Mazzie’s turn as Katherine/Lilli Vanessi in the 1999 revival of Kiss Me, Kate made me immediately interested in buying a ticket. By now I was an avid fan and I certainly was thrilled to see a whole new side of the actress. Waspishly hilarious, Marin showed audiences her bravura comedic skills, making a meal out of such songs as “I Hate Men” and “Wunderbar,” earning a well-deserved as second Tony nomination for Best Actress in a Musical.

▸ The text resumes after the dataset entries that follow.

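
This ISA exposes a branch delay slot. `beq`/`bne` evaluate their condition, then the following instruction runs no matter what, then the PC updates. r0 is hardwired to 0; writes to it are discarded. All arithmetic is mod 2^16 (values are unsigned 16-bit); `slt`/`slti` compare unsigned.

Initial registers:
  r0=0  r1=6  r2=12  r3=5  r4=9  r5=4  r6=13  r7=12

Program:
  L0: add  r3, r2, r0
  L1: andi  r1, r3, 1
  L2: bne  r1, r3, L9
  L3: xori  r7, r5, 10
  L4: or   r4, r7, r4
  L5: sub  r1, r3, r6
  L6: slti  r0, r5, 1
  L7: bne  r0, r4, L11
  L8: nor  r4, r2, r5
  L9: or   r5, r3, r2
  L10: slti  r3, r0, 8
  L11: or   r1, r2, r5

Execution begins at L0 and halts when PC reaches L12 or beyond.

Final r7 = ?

PC=0  add  r3, r2, r0        | r0=0 r1=6 r2=12 r3=12 r4=9 r5=4 r6=13 r7=12
PC=1  andi  r1, r3, 1        | r0=0 r1=0 r2=12 r3=12 r4=9 r5=4 r6=13 r7=12
PC=2  bne  r1, r3, L9        | r0=0 r1=0 r2=12 r3=12 r4=9 r5=4 r6=13 r7=12  [TAKEN]
PC=3  xori  r7, r5, 10       | r0=0 r1=0 r2=12 r3=12 r4=9 r5=4 r6=13 r7=14
PC=9  or   r5, r3, r2        | r0=0 r1=0 r2=12 r3=12 r4=9 r5=12 r6=13 r7=14
PC=10 slti  r3, r0, 8        | r0=0 r1=0 r2=12 r3=1 r4=9 r5=12 r6=13 r7=14
PC=11 or   r1, r2, r5        | r0=0 r1=12 r2=12 r3=1 r4=9 r5=12 r6=13 r7=14

14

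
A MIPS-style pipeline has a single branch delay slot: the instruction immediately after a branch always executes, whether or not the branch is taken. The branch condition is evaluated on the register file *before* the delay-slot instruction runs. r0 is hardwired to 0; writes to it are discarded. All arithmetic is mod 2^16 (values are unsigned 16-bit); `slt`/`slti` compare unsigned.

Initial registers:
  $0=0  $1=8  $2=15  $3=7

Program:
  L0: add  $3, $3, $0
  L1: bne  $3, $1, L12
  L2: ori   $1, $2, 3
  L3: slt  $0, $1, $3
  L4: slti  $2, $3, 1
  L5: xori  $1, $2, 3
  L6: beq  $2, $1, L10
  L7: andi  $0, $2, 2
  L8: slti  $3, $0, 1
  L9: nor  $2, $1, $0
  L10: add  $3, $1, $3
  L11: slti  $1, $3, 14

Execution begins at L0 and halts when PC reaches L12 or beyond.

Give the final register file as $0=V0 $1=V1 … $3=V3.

$0=0 $1=15 $2=15 $3=7

  step pc=0: add  $3, $3, $0  regs=(0,8,15,7)
  step pc=1: bne  $3, $1, L12  cond=T  regs=(0,8,15,7)
  step pc=2: ori   $1, $2, 3  regs=(0,15,15,7)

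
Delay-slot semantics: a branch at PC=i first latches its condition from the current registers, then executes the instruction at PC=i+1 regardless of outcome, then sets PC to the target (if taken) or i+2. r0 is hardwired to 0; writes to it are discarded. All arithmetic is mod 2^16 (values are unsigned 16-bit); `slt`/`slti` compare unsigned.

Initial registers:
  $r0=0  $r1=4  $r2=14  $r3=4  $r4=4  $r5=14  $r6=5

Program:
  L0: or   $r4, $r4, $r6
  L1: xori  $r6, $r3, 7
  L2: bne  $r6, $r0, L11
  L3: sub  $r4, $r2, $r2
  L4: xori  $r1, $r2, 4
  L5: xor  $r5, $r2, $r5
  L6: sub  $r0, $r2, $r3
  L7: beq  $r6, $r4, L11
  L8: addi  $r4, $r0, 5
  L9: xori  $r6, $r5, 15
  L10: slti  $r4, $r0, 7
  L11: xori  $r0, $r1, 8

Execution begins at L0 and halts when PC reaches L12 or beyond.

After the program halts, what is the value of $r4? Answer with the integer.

0

[0] or   $r4, $r4, $r6  →  {$r0:0, $r1:4, $r2:14, $r3:4, $r4:5, $r5:14, $r6:5}
[1] xori  $r6, $r3, 7  →  {$r0:0, $r1:4, $r2:14, $r3:4, $r4:5, $r5:14, $r6:3}
[2] bne  $r6, $r0, L11  →  {$r0:0, $r1:4, $r2:14, $r3:4, $r4:5, $r5:14, $r6:3}  ⟨branch taken⟩
[3] sub  $r4, $r2, $r2  →  {$r0:0, $r1:4, $r2:14, $r3:4, $r4:0, $r5:14, $r6:3}
[11] xori  $r0, $r1, 8  →  {$r0:0, $r1:4, $r2:14, $r3:4, $r4:0, $r5:14, $r6:3}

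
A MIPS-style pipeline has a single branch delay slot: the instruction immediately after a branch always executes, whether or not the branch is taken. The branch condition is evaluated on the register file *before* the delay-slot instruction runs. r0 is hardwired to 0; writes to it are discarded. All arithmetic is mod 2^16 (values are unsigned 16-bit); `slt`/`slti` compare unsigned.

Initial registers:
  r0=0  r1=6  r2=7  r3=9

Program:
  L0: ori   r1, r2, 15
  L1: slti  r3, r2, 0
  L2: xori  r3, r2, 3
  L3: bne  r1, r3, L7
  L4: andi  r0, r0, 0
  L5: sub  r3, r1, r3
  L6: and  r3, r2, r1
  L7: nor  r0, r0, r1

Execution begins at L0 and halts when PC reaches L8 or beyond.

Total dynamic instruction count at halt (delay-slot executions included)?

6

[0] ori   r1, r2, 15  →  {r0:0, r1:15, r2:7, r3:9}
[1] slti  r3, r2, 0  →  {r0:0, r1:15, r2:7, r3:0}
[2] xori  r3, r2, 3  →  {r0:0, r1:15, r2:7, r3:4}
[3] bne  r1, r3, L7  →  {r0:0, r1:15, r2:7, r3:4}  ⟨branch taken⟩
[4] andi  r0, r0, 0  →  {r0:0, r1:15, r2:7, r3:4}
[7] nor  r0, r0, r1  →  {r0:0, r1:15, r2:7, r3:4}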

For my money, is was Mazzie’s turn in the 2002, Brian Stokes Mitchell-led revival of Man of La Mancha that stands out as her most moving stage performance. She replaced Mary Elizabeth Mastrantonio in the role of Aldonza during the production’s run, giving a performance of such gut-wrenching gravitas that I couldn’t quite figure out what to do with myself. Her evolution from the beleaguered crass whore into the beautiful Dulcinea of Don Quixote’s imagination was something to behold: incremental, nuanced, and ultimately, inspirational. We can be changed by how people see us.
Most recently, I saw Marin Mazzie replace Kelli O’Hara as Anna Leanownes in the Lincoln Center Theatre revival of The King and I. I knew before entering the theatre that this would be a perfect marriage of performer and material, and, as was always the case where Ms. Mazzie was concerned, I was not disappointed. The role seemed to offer everything she was best at: singing lovely songs in her crystal clear voice, mining the comedy of awkward and frustrating situations, and playing into her specialty of defining characters with a patrician refinement and sensibility. It was a glorious, crowning achievement in a career that, had the fates been kinder, would have endured for decades to come.
I mourn for the loss of Marin Mazzie. She was a bright star that has created so many wonderful, meaningful memories in my theatergoing career. I regret the times I didn’t get to see her in shows like Spamalot, Enron, Next to Normal and the Off-Broadway revival of Carrie. The theatre community has endured such a terrible loss. The musical stage and the world in general will be an emptier, colder place without her. She remains the spirited energy that ignites the footlights, and those who love her will always think of her when a curtain rises.